Gentleman detective Charles Lenox tackles two separate mysteries in Home By Nightfall, the ninth installment of the series. The detective agency he now runs with his former protege Lord John Dallington and the astute Miss Polly Strickland (The Laws of Murder) is finally on firm financial ground, but Charles has new worries: his brother Edmund is deeply depressed following the death of his wife Molly. When Edmund returns to the family home to take care of pressing estate business, Charles refuses to let him go alone; the agency will simply have to do without him for a little while. This means leaving a most perplexing case, the disappearance of a celebrated German pianist from his dressing room following a concert, in the hands of his colleagues. But as Charles discovers when he and Edmund arrive in Markethouse, mystery can be found even in a small market town.
I should know by now to expect the unexpected from Charles Finch. Both mysteries are well-plotted and surprisingly difficult to solve, but where another author would have tied them together, Finch allows each to play out independent of the other. As in The Fleet Street Murders, Lenox is torn between two duties, two competing interests–a circumstance very common in real life but rarely seen in mystery novels, at least when it comes to the main character. He balances the two as best he can, relying on the newspaper and telegrams from Dallington to keep him informed about the London case while he investigates the odd occurrences in Markethouse.
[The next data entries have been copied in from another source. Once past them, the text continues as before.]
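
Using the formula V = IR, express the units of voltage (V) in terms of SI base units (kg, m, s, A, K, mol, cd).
Units of each symbol in V = IR:
  I (current): A
  R (resistance, in ohms): kg·m²/(s³·A²)

Multiplying the contributions: [A] · [kg·m²/(s³·A²)]
Adding exponents of each base unit: kg: 1, m: 2, s: -3, A: -1
SI base units of voltage: kg·m²/(s³·A)

Answer: kg·m²/(s³·A)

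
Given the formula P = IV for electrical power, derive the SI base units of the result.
Units of each symbol in P = IV:
  I (current): A
  V (voltage, in volts): kg·m²/(s³·A)

Multiplying the contributions: [A] · [kg·m²/(s³·A)]
Adding exponents of each base unit: kg: 1, m: 2, s: -3
SI base units of electrical power: kg·m²/s³

Answer: kg·m²/s³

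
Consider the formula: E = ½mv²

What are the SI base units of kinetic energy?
Units of each symbol in E = ½mv²:
  m (mass): kg
  v (speed): m/s  → to the power 2, contributes m²/s²
  The factor ½ is dimensionless.

Multiplying the contributions: [kg] · [m²/s²]
Adding exponents of each base unit: kg: 1, m: 2, s: -2
SI base units of kinetic energy: kg·m²/s²

Answer: kg·m²/s²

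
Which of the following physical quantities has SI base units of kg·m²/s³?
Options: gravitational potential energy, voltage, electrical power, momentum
Checking the SI base units of each option:
  gravitational potential energy (U = -GMm/r): kg·m²/s²  ✗
  voltage (V = IR): kg·m²/(s³·A)  ✗
  electrical power (P = IV): kg·m²/s³  ✓ matches
  momentum (p = mv): kg·m/s  ✗

Only electrical power has units kg·m²/s³.

Answer: electrical power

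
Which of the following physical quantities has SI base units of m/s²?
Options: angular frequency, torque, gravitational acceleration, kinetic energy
Checking the SI base units of each option:
  angular frequency (ω = 2πf): 1/s  ✗
  torque (τ = Fr): kg·m²/s²  ✗
  gravitational acceleration (g = GM/r²): m/s²  ✓ matches
  kinetic energy (E = ½mv²): kg·m²/s²  ✗

Only gravitational acceleration has units m/s².

Answer: gravitational acceleration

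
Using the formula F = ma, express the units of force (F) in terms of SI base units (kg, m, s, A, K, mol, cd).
Units of each symbol in F = ma:
  m (mass): kg
  a (acceleration): m/s²

Multiplying the contributions: [kg] · [m/s²]
Adding exponents of each base unit: kg: 1, m: 1, s: -2
SI base units of force: kg·m/s²

Answer: kg·m/s²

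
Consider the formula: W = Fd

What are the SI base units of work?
Units of each symbol in W = Fd:
  F (force): kg·m/s²
  d (displacement): m

Multiplying the contributions: [kg·m/s²] · [m]
Adding exponents of each base unit: kg: 1, m: 2, s: -2
SI base units of work: kg·m²/s²

Answer: kg·m²/s²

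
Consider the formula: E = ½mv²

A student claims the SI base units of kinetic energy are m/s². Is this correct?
Units of each symbol in E = ½mv²:
  m (mass): kg
  v (speed): m/s  → to the power 2, contributes m²/s²
  The factor ½ is dimensionless.

Multiplying the contributions: [kg] · [m²/s²]
Adding exponents of each base unit: kg: 1, m: 2, s: -2
SI base units of kinetic energy: kg·m²/s²

The claimed units m/s² (exponents m: 1, s: -2) do not match the derived units kg·m²/s² (exponents kg: 1, m: 2, s: -2), so the claim is incorrect.

Answer: No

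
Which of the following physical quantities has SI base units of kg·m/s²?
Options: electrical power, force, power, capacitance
Checking the SI base units of each option:
  electrical power (P = IV): kg·m²/s³  ✗
  force (F = ma): kg·m/s²  ✓ matches
  power (P = W/t): kg·m²/s³  ✗
  capacitance (C = Q/V): s⁴·A²/(kg·m²)  ✗

Only force has units kg·m/s².

Answer: force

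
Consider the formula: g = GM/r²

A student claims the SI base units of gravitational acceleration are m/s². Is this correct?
Units of each symbol in g = GM/r²:
  G (gravitational constant): m³/(kg·s²)
  M (mass): kg
  r (distance): m  → to the power 2 in the denominator, contributes 1/m²

Multiplying the contributions: [m³/(kg·s²)] · [kg] · [1/m²]
Adding exponents of each base unit: m: 1, s: -2
SI base units of gravitational acceleration: m/s²

The claimed units m/s² match the derived units, so the claim is correct.

Answer: Yes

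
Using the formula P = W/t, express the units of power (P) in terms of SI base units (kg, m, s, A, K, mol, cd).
Units of each symbol in P = W/t:
  W (work): kg·m²/s²
  t (time): s  → in the denominator, contributes 1/s

Multiplying the contributions: [kg·m²/s²] · [1/s]
Adding exponents of each base unit: kg: 1, m: 2, s: -3
SI base units of power: kg·m²/s³

Answer: kg·m²/s³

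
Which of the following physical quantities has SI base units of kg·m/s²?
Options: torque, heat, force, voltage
Checking the SI base units of each option:
  torque (τ = Fr): kg·m²/s²  ✗
  heat (Q = mcΔT): kg·m²/s²  ✗
  force (F = ma): kg·m/s²  ✓ matches
  voltage (V = IR): kg·m²/(s³·A)  ✗

Only force has units kg·m/s².

Answer: force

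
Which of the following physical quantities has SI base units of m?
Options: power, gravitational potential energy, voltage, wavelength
Checking the SI base units of each option:
  power (P = W/t): kg·m²/s³  ✗
  gravitational potential energy (U = -GMm/r): kg·m²/s²  ✗
  voltage (V = IR): kg·m²/(s³·A)  ✗
  wavelength (λ = v/f): m  ✓ matches

Only wavelength has units m.

Answer: wavelength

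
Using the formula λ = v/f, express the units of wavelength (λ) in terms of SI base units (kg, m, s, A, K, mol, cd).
Units of each symbol in λ = v/f:
  v (wave speed): m/s
  f (frequency): 1/s  → in the denominator, contributes s

Multiplying the contributions: [m/s] · [s]
Adding exponents of each base unit: m: 1
SI base units of wavelength: m

Answer: m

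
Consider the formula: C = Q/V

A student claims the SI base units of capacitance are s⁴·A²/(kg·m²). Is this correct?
Units of each symbol in C = Q/V:
  Q (charge, in coulombs): s·A
  V (voltage, in volts): kg·m²/(s³·A)  → in the denominator, contributes s³·A/(kg·m²)

Multiplying the contributions: [s·A] · [s³·A/(kg·m²)]
Adding exponents of each base unit: kg: -1, m: -2, s: 4, A: 2
SI base units of capacitance: s⁴·A²/(kg·m²)

The claimed units s⁴·A²/(kg·m²) match the derived units, so the claim is correct.

Answer: Yes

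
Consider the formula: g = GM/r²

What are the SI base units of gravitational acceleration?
Units of each symbol in g = GM/r²:
  G (gravitational constant): m³/(kg·s²)
  M (mass): kg
  r (distance): m  → to the power 2 in the denominator, contributes 1/m²

Multiplying the contributions: [m³/(kg·s²)] · [kg] · [1/m²]
Adding exponents of each base unit: m: 1, s: -2
SI base units of gravitational acceleration: m/s²

Answer: m/s²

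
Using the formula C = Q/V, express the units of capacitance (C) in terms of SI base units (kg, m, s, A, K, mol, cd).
Units of each symbol in C = Q/V:
  Q (charge, in coulombs): s·A
  V (voltage, in volts): kg·m²/(s³·A)  → in the denominator, contributes s³·A/(kg·m²)

Multiplying the contributions: [s·A] · [s³·A/(kg·m²)]
Adding exponents of each base unit: kg: -1, m: -2, s: 4, A: 2
SI base units of capacitance: s⁴·A²/(kg·m²)

Answer: s⁴·A²/(kg·m²)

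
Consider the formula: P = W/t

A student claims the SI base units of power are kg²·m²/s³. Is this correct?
Units of each symbol in P = W/t:
  W (work): kg·m²/s²
  t (time): s  → in the denominator, contributes 1/s

Multiplying the contributions: [kg·m²/s²] · [1/s]
Adding exponents of each base unit: kg: 1, m: 2, s: -3
SI base units of power: kg·m²/s³

The claimed units kg²·m²/s³ (exponents kg: 2, m: 2, s: -3) do not match the derived units kg·m²/s³ (exponents kg: 1, m: 2, s: -3), so the claim is incorrect.

Answer: No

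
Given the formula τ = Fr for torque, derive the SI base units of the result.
Units of each symbol in τ = Fr:
  F (force): kg·m/s²
  r (lever arm): m

Multiplying the contributions: [kg·m/s²] · [m]
Adding exponents of each base unit: kg: 1, m: 2, s: -2
SI base units of torque: kg·m²/s²

Answer: kg·m²/s²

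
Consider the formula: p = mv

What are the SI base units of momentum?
Units of each symbol in p = mv:
  m (mass): kg
  v (velocity): m/s

Multiplying the contributions: [kg] · [m/s]
Adding exponents of each base unit: kg: 1, m: 1, s: -1
SI base units of momentum: kg·m/s

Answer: kg·m/s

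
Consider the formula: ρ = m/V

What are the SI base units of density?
Units of each symbol in ρ = m/V:
  m (mass): kg
  V (volume): m³  → in the denominator, contributes 1/m³

Multiplying the contributions: [kg] · [1/m³]
Adding exponents of each base unit: kg: 1, m: -3
SI base units of density: kg/m³

Answer: kg/m³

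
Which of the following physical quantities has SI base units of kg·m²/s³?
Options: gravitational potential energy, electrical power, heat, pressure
Checking the SI base units of each option:
  gravitational potential energy (U = -GMm/r): kg·m²/s²  ✗
  electrical power (P = IV): kg·m²/s³  ✓ matches
  heat (Q = mcΔT): kg·m²/s²  ✗
  pressure (P = F/A): kg/(m·s²)  ✗

Only electrical power has units kg·m²/s³.

Answer: electrical power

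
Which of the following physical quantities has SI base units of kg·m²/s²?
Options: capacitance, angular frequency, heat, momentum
Checking the SI base units of each option:
  capacitance (C = Q/V): s⁴·A²/(kg·m²)  ✗
  angular frequency (ω = 2πf): 1/s  ✗
  heat (Q = mcΔT): kg·m²/s²  ✓ matches
  momentum (p = mv): kg·m/s  ✗

Only heat has units kg·m²/s².

Answer: heat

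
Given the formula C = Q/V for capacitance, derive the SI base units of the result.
Units of each symbol in C = Q/V:
  Q (charge, in coulombs): s·A
  V (voltage, in volts): kg·m²/(s³·A)  → in the denominator, contributes s³·A/(kg·m²)

Multiplying the contributions: [s·A] · [s³·A/(kg·m²)]
Adding exponents of each base unit: kg: -1, m: -2, s: 4, A: 2
SI base units of capacitance: s⁴·A²/(kg·m²)

Answer: s⁴·A²/(kg·m²)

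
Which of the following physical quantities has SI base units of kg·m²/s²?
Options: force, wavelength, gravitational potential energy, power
Checking the SI base units of each option:
  force (F = ma): kg·m/s²  ✗
  wavelength (λ = v/f): m  ✗
  gravitational potential energy (U = -GMm/r): kg·m²/s²  ✓ matches
  power (P = W/t): kg·m²/s³  ✗

Only gravitational potential energy has units kg·m²/s².

Answer: gravitational potential energy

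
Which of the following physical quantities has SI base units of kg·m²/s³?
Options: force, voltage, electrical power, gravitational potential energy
Checking the SI base units of each option:
  force (F = ma): kg·m/s²  ✗
  voltage (V = IR): kg·m²/(s³·A)  ✗
  electrical power (P = IV): kg·m²/s³  ✓ matches
  gravitational potential energy (U = -GMm/r): kg·m²/s²  ✗

Only electrical power has units kg·m²/s³.

Answer: electrical power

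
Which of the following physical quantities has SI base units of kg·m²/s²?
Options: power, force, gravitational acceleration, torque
Checking the SI base units of each option:
  power (P = W/t): kg·m²/s³  ✗
  force (F = ma): kg·m/s²  ✗
  gravitational acceleration (g = GM/r²): m/s²  ✗
  torque (τ = Fr): kg·m²/s²  ✓ matches

Only torque has units kg·m²/s².

Answer: torque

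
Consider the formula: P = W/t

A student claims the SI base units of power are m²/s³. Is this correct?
Units of each symbol in P = W/t:
  W (work): kg·m²/s²
  t (time): s  → in the denominator, contributes 1/s

Multiplying the contributions: [kg·m²/s²] · [1/s]
Adding exponents of each base unit: kg: 1, m: 2, s: -3
SI base units of power: kg·m²/s³

The claimed units m²/s³ (exponents m: 2, s: -3) do not match the derived units kg·m²/s³ (exponents kg: 1, m: 2, s: -3), so the claim is incorrect.

Answer: No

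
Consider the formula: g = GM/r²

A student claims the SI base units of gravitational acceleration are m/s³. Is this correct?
Units of each symbol in g = GM/r²:
  G (gravitational constant): m³/(kg·s²)
  M (mass): kg
  r (distance): m  → to the power 2 in the denominator, contributes 1/m²

Multiplying the contributions: [m³/(kg·s²)] · [kg] · [1/m²]
Adding exponents of each base unit: m: 1, s: -2
SI base units of gravitational acceleration: m/s²

The claimed units m/s³ (exponents m: 1, s: -3) do not match the derived units m/s² (exponents m: 1, s: -2), so the claim is incorrect.

Answer: No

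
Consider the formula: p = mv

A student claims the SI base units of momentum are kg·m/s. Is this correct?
Units of each symbol in p = mv:
  m (mass): kg
  v (velocity): m/s

Multiplying the contributions: [kg] · [m/s]
Adding exponents of each base unit: kg: 1, m: 1, s: -1
SI base units of momentum: kg·m/s

The claimed units kg·m/s match the derived units, so the claim is correct.

Answer: Yes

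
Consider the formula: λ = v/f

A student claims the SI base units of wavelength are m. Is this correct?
Units of each symbol in λ = v/f:
  v (wave speed): m/s
  f (frequency): 1/s  → in the denominator, contributes s

Multiplying the contributions: [m/s] · [s]
Adding exponents of each base unit: m: 1
SI base units of wavelength: m

The claimed units m match the derived units, so the claim is correct.

Answer: Yes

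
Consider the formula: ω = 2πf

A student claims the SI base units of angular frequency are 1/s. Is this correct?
Units of each symbol in ω = 2πf:
  f (frequency): 1/s
  The factor 2π is dimensionless.

Multiplying the contributions: [1/s]
Adding exponents of each base unit: s: -1
SI base units of angular frequency: 1/s

The claimed units 1/s match the derived units, so the claim is correct.

Answer: Yes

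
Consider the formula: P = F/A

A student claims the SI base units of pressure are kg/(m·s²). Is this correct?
Units of each symbol in P = F/A:
  F (force): kg·m/s²
  A (area): m²  → in the denominator, contributes 1/m²

Multiplying the contributions: [kg·m/s²] · [1/m²]
Adding exponents of each base unit: kg: 1, m: -1, s: -2
SI base units of pressure: kg/(m·s²)

The claimed units kg/(m·s²) match the derived units, so the claim is correct.

Answer: Yes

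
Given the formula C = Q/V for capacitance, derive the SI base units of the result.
Units of each symbol in C = Q/V:
  Q (charge, in coulombs): s·A
  V (voltage, in volts): kg·m²/(s³·A)  → in the denominator, contributes s³·A/(kg·m²)

Multiplying the contributions: [s·A] · [s³·A/(kg·m²)]
Adding exponents of each base unit: kg: -1, m: -2, s: 4, A: 2
SI base units of capacitance: s⁴·A²/(kg·m²)

Answer: s⁴·A²/(kg·m²)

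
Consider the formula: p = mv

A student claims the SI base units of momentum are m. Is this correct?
Units of each symbol in p = mv:
  m (mass): kg
  v (velocity): m/s

Multiplying the contributions: [kg] · [m/s]
Adding exponents of each base unit: kg: 1, m: 1, s: -1
SI base units of momentum: kg·m/s

The claimed units m (exponents m: 1) do not match the derived units kg·m/s (exponents kg: 1, m: 1, s: -1), so the claim is incorrect.

Answer: No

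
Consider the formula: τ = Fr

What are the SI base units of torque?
Units of each symbol in τ = Fr:
  F (force): kg·m/s²
  r (lever arm): m

Multiplying the contributions: [kg·m/s²] · [m]
Adding exponents of each base unit: kg: 1, m: 2, s: -2
SI base units of torque: kg·m²/s²

Answer: kg·m²/s²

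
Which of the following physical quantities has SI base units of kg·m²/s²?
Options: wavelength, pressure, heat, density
Checking the SI base units of each option:
  wavelength (λ = v/f): m  ✗
  pressure (P = F/A): kg/(m·s²)  ✗
  heat (Q = mcΔT): kg·m²/s²  ✓ matches
  density (ρ = m/V): kg/m³  ✗

Only heat has units kg·m²/s².

Answer: heat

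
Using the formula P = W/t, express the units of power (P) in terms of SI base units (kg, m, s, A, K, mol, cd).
Units of each symbol in P = W/t:
  W (work): kg·m²/s²
  t (time): s  → in the denominator, contributes 1/s

Multiplying the contributions: [kg·m²/s²] · [1/s]
Adding exponents of each base unit: kg: 1, m: 2, s: -3
SI base units of power: kg·m²/s³

Answer: kg·m²/s³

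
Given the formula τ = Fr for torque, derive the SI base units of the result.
Units of each symbol in τ = Fr:
  F (force): kg·m/s²
  r (lever arm): m

Multiplying the contributions: [kg·m/s²] · [m]
Adding exponents of each base unit: kg: 1, m: 2, s: -2
SI base units of torque: kg·m²/s²

Answer: kg·m²/s²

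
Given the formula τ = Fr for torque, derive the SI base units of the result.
Units of each symbol in τ = Fr:
  F (force): kg·m/s²
  r (lever arm): m

Multiplying the contributions: [kg·m/s²] · [m]
Adding exponents of each base unit: kg: 1, m: 2, s: -2
SI base units of torque: kg·m²/s²

Answer: kg·m²/s²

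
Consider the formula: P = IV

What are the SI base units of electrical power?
Units of each symbol in P = IV:
  I (current): A
  V (voltage, in volts): kg·m²/(s³·A)

Multiplying the contributions: [A] · [kg·m²/(s³·A)]
Adding exponents of each base unit: kg: 1, m: 2, s: -3
SI base units of electrical power: kg·m²/s³

Answer: kg·m²/s³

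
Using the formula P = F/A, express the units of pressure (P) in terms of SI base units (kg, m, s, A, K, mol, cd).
Units of each symbol in P = F/A:
  F (force): kg·m/s²
  A (area): m²  → in the denominator, contributes 1/m²

Multiplying the contributions: [kg·m/s²] · [1/m²]
Adding exponents of each base unit: kg: 1, m: -1, s: -2
SI base units of pressure: kg/(m·s²)

Answer: kg/(m·s²)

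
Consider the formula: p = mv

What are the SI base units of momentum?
Units of each symbol in p = mv:
  m (mass): kg
  v (velocity): m/s

Multiplying the contributions: [kg] · [m/s]
Adding exponents of each base unit: kg: 1, m: 1, s: -1
SI base units of momentum: kg·m/s

Answer: kg·m/s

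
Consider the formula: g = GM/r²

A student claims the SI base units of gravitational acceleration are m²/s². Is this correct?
Units of each symbol in g = GM/r²:
  G (gravitational constant): m³/(kg·s²)
  M (mass): kg
  r (distance): m  → to the power 2 in the denominator, contributes 1/m²

Multiplying the contributions: [m³/(kg·s²)] · [kg] · [1/m²]
Adding exponents of each base unit: m: 1, s: -2
SI base units of gravitational acceleration: m/s²

The claimed units m²/s² (exponents m: 2, s: -2) do not match the derived units m/s² (exponents m: 1, s: -2), so the claim is incorrect.

Answer: No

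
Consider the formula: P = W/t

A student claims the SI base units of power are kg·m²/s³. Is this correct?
Units of each symbol in P = W/t:
  W (work): kg·m²/s²
  t (time): s  → in the denominator, contributes 1/s

Multiplying the contributions: [kg·m²/s²] · [1/s]
Adding exponents of each base unit: kg: 1, m: 2, s: -3
SI base units of power: kg·m²/s³

The claimed units kg·m²/s³ match the derived units, so the claim is correct.

Answer: Yes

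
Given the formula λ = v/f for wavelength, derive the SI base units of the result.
Units of each symbol in λ = v/f:
  v (wave speed): m/s
  f (frequency): 1/s  → in the denominator, contributes s

Multiplying the contributions: [m/s] · [s]
Adding exponents of each base unit: m: 1
SI base units of wavelength: m

Answer: m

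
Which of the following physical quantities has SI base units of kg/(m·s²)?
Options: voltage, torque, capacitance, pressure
Checking the SI base units of each option:
  voltage (V = IR): kg·m²/(s³·A)  ✗
  torque (τ = Fr): kg·m²/s²  ✗
  capacitance (C = Q/V): s⁴·A²/(kg·m²)  ✗
  pressure (P = F/A): kg/(m·s²)  ✓ matches

Only pressure has units kg/(m·s²).

Answer: pressure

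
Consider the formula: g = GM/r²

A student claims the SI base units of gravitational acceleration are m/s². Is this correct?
Units of each symbol in g = GM/r²:
  G (gravitational constant): m³/(kg·s²)
  M (mass): kg
  r (distance): m  → to the power 2 in the denominator, contributes 1/m²

Multiplying the contributions: [m³/(kg·s²)] · [kg] · [1/m²]
Adding exponents of each base unit: m: 1, s: -2
SI base units of gravitational acceleration: m/s²

The claimed units m/s² match the derived units, so the claim is correct.

Answer: Yes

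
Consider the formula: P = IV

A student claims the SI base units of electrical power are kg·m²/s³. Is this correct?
Units of each symbol in P = IV:
  I (current): A
  V (voltage, in volts): kg·m²/(s³·A)

Multiplying the contributions: [A] · [kg·m²/(s³·A)]
Adding exponents of each base unit: kg: 1, m: 2, s: -3
SI base units of electrical power: kg·m²/s³

The claimed units kg·m²/s³ match the derived units, so the claim is correct.

Answer: Yes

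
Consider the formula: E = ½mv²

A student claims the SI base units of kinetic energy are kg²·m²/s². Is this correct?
Units of each symbol in E = ½mv²:
  m (mass): kg
  v (speed): m/s  → to the power 2, contributes m²/s²
  The factor ½ is dimensionless.

Multiplying the contributions: [kg] · [m²/s²]
Adding exponents of each base unit: kg: 1, m: 2, s: -2
SI base units of kinetic energy: kg·m²/s²

The claimed units kg²·m²/s² (exponents kg: 2, m: 2, s: -2) do not match the derived units kg·m²/s² (exponents kg: 1, m: 2, s: -2), so the claim is incorrect.

Answer: No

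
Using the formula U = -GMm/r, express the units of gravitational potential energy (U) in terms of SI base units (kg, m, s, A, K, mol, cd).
Units of each symbol in U = -GMm/r:
  G (gravitational constant): m³/(kg·s²)
  M (mass): kg
  m (mass): kg
  r (distance): m  → in the denominator, contributes 1/m
  The minus sign does not affect the units.

Multiplying the contributions: [m³/(kg·s²)] · [kg] · [kg] · [1/m]
Adding exponents of each base unit: kg: 1, m: 2, s: -2
SI base units of gravitational potential energy: kg·m²/s²

Answer: kg·m²/s²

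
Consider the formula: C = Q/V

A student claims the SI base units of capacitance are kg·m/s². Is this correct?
Units of each symbol in C = Q/V:
  Q (charge, in coulombs): s·A
  V (voltage, in volts): kg·m²/(s³·A)  → in the denominator, contributes s³·A/(kg·m²)

Multiplying the contributions: [s·A] · [s³·A/(kg·m²)]
Adding exponents of each base unit: kg: -1, m: -2, s: 4, A: 2
SI base units of capacitance: s⁴·A²/(kg·m²)

The claimed units kg·m/s² (exponents kg: 1, m: 1, s: -2) do not match the derived units s⁴·A²/(kg·m²) (exponents kg: -1, m: -2, s: 4, A: 2), so the claim is incorrect.

Answer: No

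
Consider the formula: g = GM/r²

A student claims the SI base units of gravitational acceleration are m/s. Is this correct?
Units of each symbol in g = GM/r²:
  G (gravitational constant): m³/(kg·s²)
  M (mass): kg
  r (distance): m  → to the power 2 in the denominator, contributes 1/m²

Multiplying the contributions: [m³/(kg·s²)] · [kg] · [1/m²]
Adding exponents of each base unit: m: 1, s: -2
SI base units of gravitational acceleration: m/s²

The claimed units m/s (exponents m: 1, s: -1) do not match the derived units m/s² (exponents m: 1, s: -2), so the claim is incorrect.

Answer: No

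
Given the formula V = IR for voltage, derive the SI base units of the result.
Units of each symbol in V = IR:
  I (current): A
  R (resistance, in ohms): kg·m²/(s³·A²)

Multiplying the contributions: [A] · [kg·m²/(s³·A²)]
Adding exponents of each base unit: kg: 1, m: 2, s: -3, A: -1
SI base units of voltage: kg·m²/(s³·A)

Answer: kg·m²/(s³·A)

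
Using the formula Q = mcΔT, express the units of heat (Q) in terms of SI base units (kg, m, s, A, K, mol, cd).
Units of each symbol in Q = mcΔT:
  m (mass): kg
  c (specific heat capacity, in J/(kg·K)): m²/(s²·K)
  ΔT (temperature change): K

Multiplying the contributions: [kg] · [m²/(s²·K)] · [K]
Adding exponents of each base unit: kg: 1, m: 2, s: -2
SI base units of heat: kg·m²/s²

Answer: kg·m²/s²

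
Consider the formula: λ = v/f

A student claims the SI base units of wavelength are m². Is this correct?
Units of each symbol in λ = v/f:
  v (wave speed): m/s
  f (frequency): 1/s  → in the denominator, contributes s

Multiplying the contributions: [m/s] · [s]
Adding exponents of each base unit: m: 1
SI base units of wavelength: m

The claimed units m² (exponents m: 2) do not match the derived units m (exponents m: 1), so the claim is incorrect.

Answer: No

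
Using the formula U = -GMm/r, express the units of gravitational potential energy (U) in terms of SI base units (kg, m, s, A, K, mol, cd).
Units of each symbol in U = -GMm/r:
  G (gravitational constant): m³/(kg·s²)
  M (mass): kg
  m (mass): kg
  r (distance): m  → in the denominator, contributes 1/m
  The minus sign does not affect the units.

Multiplying the contributions: [m³/(kg·s²)] · [kg] · [kg] · [1/m]
Adding exponents of each base unit: kg: 1, m: 2, s: -2
SI base units of gravitational potential energy: kg·m²/s²

Answer: kg·m²/s²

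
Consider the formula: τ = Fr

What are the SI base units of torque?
Units of each symbol in τ = Fr:
  F (force): kg·m/s²
  r (lever arm): m

Multiplying the contributions: [kg·m/s²] · [m]
Adding exponents of each base unit: kg: 1, m: 2, s: -2
SI base units of torque: kg·m²/s²

Answer: kg·m²/s²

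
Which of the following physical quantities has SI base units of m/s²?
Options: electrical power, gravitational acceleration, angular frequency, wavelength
Checking the SI base units of each option:
  electrical power (P = IV): kg·m²/s³  ✗
  gravitational acceleration (g = GM/r²): m/s²  ✓ matches
  angular frequency (ω = 2πf): 1/s  ✗
  wavelength (λ = v/f): m  ✗

Only gravitational acceleration has units m/s².

Answer: gravitational acceleration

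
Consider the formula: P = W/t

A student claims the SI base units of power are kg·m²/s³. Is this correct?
Units of each symbol in P = W/t:
  W (work): kg·m²/s²
  t (time): s  → in the denominator, contributes 1/s

Multiplying the contributions: [kg·m²/s²] · [1/s]
Adding exponents of each base unit: kg: 1, m: 2, s: -3
SI base units of power: kg·m²/s³

The claimed units kg·m²/s³ match the derived units, so the claim is correct.

Answer: Yes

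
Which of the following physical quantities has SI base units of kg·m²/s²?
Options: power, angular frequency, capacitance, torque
Checking the SI base units of each option:
  power (P = W/t): kg·m²/s³  ✗
  angular frequency (ω = 2πf): 1/s  ✗
  capacitance (C = Q/V): s⁴·A²/(kg·m²)  ✗
  torque (τ = Fr): kg·m²/s²  ✓ matches

Only torque has units kg·m²/s².

Answer: torque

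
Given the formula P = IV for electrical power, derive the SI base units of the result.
Units of each symbol in P = IV:
  I (current): A
  V (voltage, in volts): kg·m²/(s³·A)

Multiplying the contributions: [A] · [kg·m²/(s³·A)]
Adding exponents of each base unit: kg: 1, m: 2, s: -3
SI base units of electrical power: kg·m²/s³

Answer: kg·m²/s³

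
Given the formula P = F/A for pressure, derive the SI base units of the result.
Units of each symbol in P = F/A:
  F (force): kg·m/s²
  A (area): m²  → in the denominator, contributes 1/m²

Multiplying the contributions: [kg·m/s²] · [1/m²]
Adding exponents of each base unit: kg: 1, m: -1, s: -2
SI base units of pressure: kg/(m·s²)

Answer: kg/(m·s²)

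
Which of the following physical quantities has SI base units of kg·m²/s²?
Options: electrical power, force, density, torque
Checking the SI base units of each option:
  electrical power (P = IV): kg·m²/s³  ✗
  force (F = ma): kg·m/s²  ✗
  density (ρ = m/V): kg/m³  ✗
  torque (τ = Fr): kg·m²/s²  ✓ matches

Only torque has units kg·m²/s².

Answer: torque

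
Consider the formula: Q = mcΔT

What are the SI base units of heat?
Units of each symbol in Q = mcΔT:
  m (mass): kg
  c (specific heat capacity, in J/(kg·K)): m²/(s²·K)
  ΔT (temperature change): K

Multiplying the contributions: [kg] · [m²/(s²·K)] · [K]
Adding exponents of each base unit: kg: 1, m: 2, s: -2
SI base units of heat: kg·m²/s²

Answer: kg·m²/s²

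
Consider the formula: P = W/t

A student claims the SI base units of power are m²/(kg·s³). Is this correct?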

Charles is, as always, observant, compassionate, logical and imaginative, and those qualities allow him to solve not only the Markethouse mystery but the pianist’s disappearance. I was troubled by the ultimate resolution of the Markethouse conundrum, for it’s not entirely clear what justice is under the circumstances, let alone whether it has been served. Lenox seems to share my disquietude, and it’s a mark of Finch’s skill and courage as an author that he doesn’t shy away from the difficult questions in favor of neat, black-and-white endings.
I’m more impressed with this series with each book I read. They’re like beautifully rendered pen-and-ink drawings: precise, sensitive, and detailed, conveying thought and feeling delicately but with depth and maturity. There’s a slightly ascetic quality to them, as there is to Lenox himself – contained, controlled, but never cold or distant. Finch’s plots are rarely predictable and often fiendishly hard to figure out, though once you have the solution the pieces fit together like clockwork. His sensitivity toward his characters extends beyond Lenox to all the characters, and he never allows any of them to become static; major life changes, such as Lenox’s marriage and his entry into and eventual departure from Parliament, occur in the lives of his secondary characters as well. And always, the historical details are impeccably researched. In short, this is a series well worth reading.